I’m new to bread-making from scratch. Although I make pizza dough pretty regularly, that has generally been the extent of my yeast-dough endeavors. But last fall I decided to take the leap and try my hand at some “real” homemade bread. Focaccia turned out to be a good choice, as it’s straightforward and not too tricky to get the right texture or crust. I followed Martha Rose Shulman’s directions over on her NY Times Recipes for Health space — do what she does, and you’ll get a lovely olive-oil scented, rosemary-studded focaccia, great for dipping into soups or munching on its own.
I don’t have a stand mixer so I’m only including directions for how to do this by hand. Head to Shulman’s original recipe for instructions on how to make the focaccia using a stand mixer.
- One Year Ago: London Philharmonic Orchestra with Vladimir Jurowski & Leonidas Kavakos and SEAA Cross Country Championships, Parliament Hill
- Two Years Ago: Beef Stew and Spicy Homemade Falafel with Minty Yogurt Sauce
- Three Years Ago: Super Citrus-Ginger Nectar
- Four Years Ago: Gender Roles
Whole Wheat Focaccia (adapted from Martha Rose Shulman; makes 1 large focaccia)
- 8g (2 tsp) active dry yeast
- 5g (1 tsp) sugar
- 340g (1.5 cups) lukewarm water
- 25g (2 tbsp) olive oil + 25g for drizzling
- 250g (2 cups) whole wheat flour
- 200-220g (~1.75 cups) all-purpose (plain) flour + more for kneading
- 13g (1.75 tsp) salt
- optional: handful fresh rosemary, roughly chopped; sea salt
- In a large bowl, combine the yeast, sugar, and water and stir until the yeast and sugar dissolve.
- Add 25g olive oil along with the whole wheat flour, 200g of the plain flour, and salt. Mix briefly with a wooden spoon. Tip the dough out onto a floured surface, set a timer for 8-10 minutes and knead continuously with your hands. Add plain flour as needed during the kneading; by the end of 10 minutes, the dough should form a sticky ball. Shape it into a ball.
- Lightly oil a large bowl with olive oil. Put the dough ball into it and cover both sides of the ball with oil. Cover the bowl tightly with plastic wrap and let it rise in a warm place for 1.5-2 hours (or in the fridge for 4-8 hours), until it has doubled.
- After the first rising, punch down the dough, cover it with oiled plastic wrap, and let it rest for 15 minutes.

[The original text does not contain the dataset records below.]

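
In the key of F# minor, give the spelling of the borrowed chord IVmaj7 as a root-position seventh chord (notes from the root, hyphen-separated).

The root, B, is scale degree 4 — the same note in F# minor and F# major; only the chord quality changes. Stacking thirds in F# major on B gives B–D#–F#–A#.

B-D#-F#-A#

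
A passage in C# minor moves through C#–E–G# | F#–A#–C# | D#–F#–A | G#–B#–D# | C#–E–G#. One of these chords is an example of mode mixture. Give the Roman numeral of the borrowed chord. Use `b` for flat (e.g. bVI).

IV

In C# minor (with V from harmonic minor) the diatonic chords are C#m, D#dim, E, F#m, G#, A, B. Of the given chords, C#–E–G# = C#m, D#–F#–A = D#dim and G#–B#–D# = G# are diatonic. F#–A#–C# doesn't fit — on degree 4 C# minor would have F#m (iv). F# is the degree-4 chord of C# major, so it is the borrowed IV.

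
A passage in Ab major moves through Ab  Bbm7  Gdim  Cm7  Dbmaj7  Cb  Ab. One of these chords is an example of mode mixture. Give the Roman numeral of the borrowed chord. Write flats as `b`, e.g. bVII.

bIII

In Ab major the diatonic chords are Ab, Bbm, Cm, Db, Eb, Fm, Gdim. Of the given chords, Ab, Bbm7, Gdim, Cm7 and Dbmaj7 are diatonic. But Cb (Cb–Eb–Gb) is foreign: the diatonic iii on degree 3 is Cm, whereas Cb comes from Ab minor. It is labeled bIII.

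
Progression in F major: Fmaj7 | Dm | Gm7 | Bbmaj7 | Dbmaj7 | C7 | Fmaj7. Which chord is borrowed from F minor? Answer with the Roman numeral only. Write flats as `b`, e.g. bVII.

bVImaj7

F major has the diatonic set F, Gm, Am, Bb, C, Dm, Edim. Fmaj7, Dm, Gm7, Bbmaj7 and C7 all belong to that set. Dbmaj7 (Db–F–Ab–C) doesn't fit — on degree 6 F major would have Dm (vi). Dbmaj7 is the degree-6 chord of F minor, so it is the borrowed bVImaj7.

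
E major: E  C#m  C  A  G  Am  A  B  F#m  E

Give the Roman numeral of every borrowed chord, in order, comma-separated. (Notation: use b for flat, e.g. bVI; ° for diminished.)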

- Preheat the oven to 215C (425F) and line a baking sheet with parchment paper. Oil the paper generously. Press out (or roll) the dough into the rectangular sheet pan until it reaches all sides and corners. It’s easier to do this by rolling or pressing a bit, then waiting 5 minutes, then rolling or pressing again — repeat until the dough reaches the pan’s edges.
- Cover the dough with a damp towel and let it rest for 30 minutes.
- Before baking, dimple the dough with your fingertips, drizzle some olive oil over it, and sprinkle on some rosemary and sea salt.
- Bake for 20-25 minutes or until a deep golden brown. Let rest for 10 minutes before serving.